Cette frappe marque une escalade significative des opérations militaires américaines en Afrique de l'Ouest, où les groupes affiliés à l'EI ont étendu leur présence et mené des attaques meurtrières contre les populations civiles.
Le ministère nigérian des Affaires étrangères a reconnu les frappes et indiqué que le gouvernement avait été prévenu à l'avance de l'opération.
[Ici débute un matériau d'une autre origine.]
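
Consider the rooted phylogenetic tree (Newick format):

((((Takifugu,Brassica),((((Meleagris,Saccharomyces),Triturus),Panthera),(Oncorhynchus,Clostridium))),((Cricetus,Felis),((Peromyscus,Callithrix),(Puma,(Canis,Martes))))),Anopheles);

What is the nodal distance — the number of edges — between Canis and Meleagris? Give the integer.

11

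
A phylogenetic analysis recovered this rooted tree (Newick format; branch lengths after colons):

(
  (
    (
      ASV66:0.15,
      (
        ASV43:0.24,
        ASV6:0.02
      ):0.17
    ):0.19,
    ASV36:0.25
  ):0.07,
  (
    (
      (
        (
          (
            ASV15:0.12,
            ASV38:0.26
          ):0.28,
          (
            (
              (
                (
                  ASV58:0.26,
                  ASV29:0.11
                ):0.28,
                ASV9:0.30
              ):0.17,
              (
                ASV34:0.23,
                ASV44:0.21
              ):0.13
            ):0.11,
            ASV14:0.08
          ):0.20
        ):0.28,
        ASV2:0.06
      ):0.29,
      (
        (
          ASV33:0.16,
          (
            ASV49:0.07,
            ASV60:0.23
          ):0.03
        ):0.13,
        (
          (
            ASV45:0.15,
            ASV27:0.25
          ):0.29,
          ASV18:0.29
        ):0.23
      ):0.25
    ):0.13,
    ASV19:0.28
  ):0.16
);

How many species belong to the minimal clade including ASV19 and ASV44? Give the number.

16

The MRCA of ASV19 and ASV44 is the node subtending (((((ASV15,ASV38),((((ASV58,ASV29),ASV9),(ASV34,ASV44)),ASV14)),ASV2),((ASV33,(ASV49,ASV60)),((ASV45,ASV27),ASV18))),ASV19).
That clade contains 16 terminal taxa: ASV14, ASV15, ASV18, ASV19, ASV2, ASV27, ASV29, ASV33, ASV34, ASV38, ASV44, ASV45, ASV49, ASV58, ASV60, ASV9.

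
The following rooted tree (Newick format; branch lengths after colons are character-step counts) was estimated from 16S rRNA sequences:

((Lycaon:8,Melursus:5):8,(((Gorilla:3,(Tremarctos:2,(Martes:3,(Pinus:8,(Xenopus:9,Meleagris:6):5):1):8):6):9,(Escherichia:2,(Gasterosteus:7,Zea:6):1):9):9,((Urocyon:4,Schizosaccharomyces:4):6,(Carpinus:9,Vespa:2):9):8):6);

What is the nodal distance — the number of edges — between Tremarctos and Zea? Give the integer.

The MRCA of Tremarctos and Zea is the node subtending ((Gorilla,(Tremarctos,(Martes,(Pinus,(Xenopus,Meleagris))))),(Escherichia,(Gasterosteus,Zea))).
From Tremarctos up to that node: 3 branches. From Zea up to the same node: 3 branches. Total: 3 + 3 = 6.

6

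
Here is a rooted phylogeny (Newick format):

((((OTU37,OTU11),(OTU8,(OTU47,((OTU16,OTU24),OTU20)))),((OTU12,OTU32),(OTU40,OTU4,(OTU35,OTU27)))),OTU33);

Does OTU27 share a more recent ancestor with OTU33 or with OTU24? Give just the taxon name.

The MRCA of OTU27 and OTU24 subtends (((OTU37,OTU11),(OTU8,(OTU47,((OTU16,OTU24),OTU20)))),((OTU12,OTU32),(OTU40,OTU4,(OTU35,OTU27)))) (13 taxa).
The MRCA of OTU27 and OTU33 is the root, subtending the entire tree (14 taxa).
The first is nested inside the second, so OTU27 shares a more recent common ancestor with OTU24.

OTU24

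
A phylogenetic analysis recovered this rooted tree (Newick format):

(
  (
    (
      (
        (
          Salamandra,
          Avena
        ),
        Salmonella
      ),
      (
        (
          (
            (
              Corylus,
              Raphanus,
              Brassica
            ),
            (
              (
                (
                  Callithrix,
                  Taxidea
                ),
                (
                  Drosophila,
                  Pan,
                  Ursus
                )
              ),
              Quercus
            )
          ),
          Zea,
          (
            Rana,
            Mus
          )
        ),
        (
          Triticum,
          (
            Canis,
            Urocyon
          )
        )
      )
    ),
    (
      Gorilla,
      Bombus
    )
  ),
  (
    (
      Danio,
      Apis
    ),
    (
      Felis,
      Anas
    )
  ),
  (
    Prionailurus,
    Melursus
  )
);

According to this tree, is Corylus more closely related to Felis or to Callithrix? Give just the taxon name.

Callithrix

The MRCA of Corylus and Callithrix subtends ((Corylus,Raphanus,Brassica),(((Callithrix,Taxidea),(Drosophila,Pan,Ursus)),Quercus)) (9 taxa).
The MRCA of Corylus and Felis is the root, subtending the entire tree (26 taxa).
The first is nested inside the second, so Corylus shares a more recent common ancestor with Callithrix.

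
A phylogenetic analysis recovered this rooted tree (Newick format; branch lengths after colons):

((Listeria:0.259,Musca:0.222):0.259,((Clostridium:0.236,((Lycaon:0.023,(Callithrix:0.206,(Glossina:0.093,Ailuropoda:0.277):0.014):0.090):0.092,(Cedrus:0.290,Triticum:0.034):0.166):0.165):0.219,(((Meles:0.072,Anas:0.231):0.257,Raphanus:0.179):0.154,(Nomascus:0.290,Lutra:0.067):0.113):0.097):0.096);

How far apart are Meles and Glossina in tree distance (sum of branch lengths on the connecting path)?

The path runs Meles → … → MRCA → … → Glossina; the MRCA is the node subtending ((Clostridium,((Lycaon,(Callithrix,(Glossina,Ailuropoda))),(Cedrus,Triticum))),(((Meles,Anas),Raphanus),(Nomascus,Lutra))).
Branch lengths along that path: 0.072 + 0.257 + 0.154 + 0.097 + 0.219 + 0.165 + 0.092 + 0.090 + 0.014 + 0.093 = 1.253.

1.253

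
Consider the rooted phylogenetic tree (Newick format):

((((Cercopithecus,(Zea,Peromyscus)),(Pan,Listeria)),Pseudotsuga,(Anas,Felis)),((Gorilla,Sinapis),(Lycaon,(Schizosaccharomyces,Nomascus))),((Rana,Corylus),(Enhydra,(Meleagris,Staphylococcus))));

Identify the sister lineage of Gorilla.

Sinapis

Gorilla attaches to the tree at the node subtending (Gorilla,Sinapis).
The other lineage descending from that same node — the sister group — is the single tip Sinapis.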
Dans un communiqué, les responsables ont déclaré que "les autorités nigérianes restent engagées dans une coopération de sécurité structurée avec les partenaires internationaux" et que cette collaboration a conduit à "des frappes de précision sur des cibles terroristes au Nigeria par des frappes aériennes dans le Nord-Ouest."
L'annonce intervient dans un contexte de préoccupations accrues concernant la propagation de la violence extrémiste dans la région du bassin du lac Tchad, où plusieurs groupes armés sont responsables de milliers de morts civils au cours de la dernière décennie.
Le président Trump a souligné que l'opération visait à protéger les communautés chrétiennes qui ont été confrontées à des attaques persistantes de groupes militants. Le moment de la frappe le jour de Noël revêt une signification symbolique.
Les observateurs internationaux surveillent de près toute réponse du gouvernement fédéral nigérian et comment cela pourrait affecter les relations américano-nigérianes au sens large.